What is the strangler-fig pattern?

It is an approach where you put a façade in front of the old system, then move one capability at a time to new code while the old path stays untouched. The old part is deleted only when zero traffic flows through it. This shifts the question from "when do we cut over" to "how much have we already moved".

How do we choose which part of the system to modernise first?

Choose a part with a high change rate, low coupling and a clear boundary. A part that changes every month anyway justifies the investment immediately, and a clear boundary at the façade allows a safe move. If you cannot draw the boundary, define it first — that is work to do before the move, not during it.

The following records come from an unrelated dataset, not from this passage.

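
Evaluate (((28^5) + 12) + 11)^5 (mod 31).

5

(28)^5 ≡ 5 (mod 31)
5 + 12 = 17
17 + 11 = 28
(28)^5 ≡ 5 (mod 31)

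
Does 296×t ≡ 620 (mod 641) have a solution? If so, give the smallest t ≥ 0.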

What is an anti-corruption layer for?

It prevents the new system from inheriting the sins of the old schema. It is a translator that turns old concepts into the clean concepts of the new model and back, so old and new can run at the same time without mixing concepts. Without it you get the same old system with a newer date on it.

When is it not worth modernising an old system?

When the system runs stably, is cheap to maintain and nobody asks it to change. Old is not the same as bad. Modernisation is driven by pain — slow changes, high risk, an inability to connect to new channels — not by the technology being unfashionable.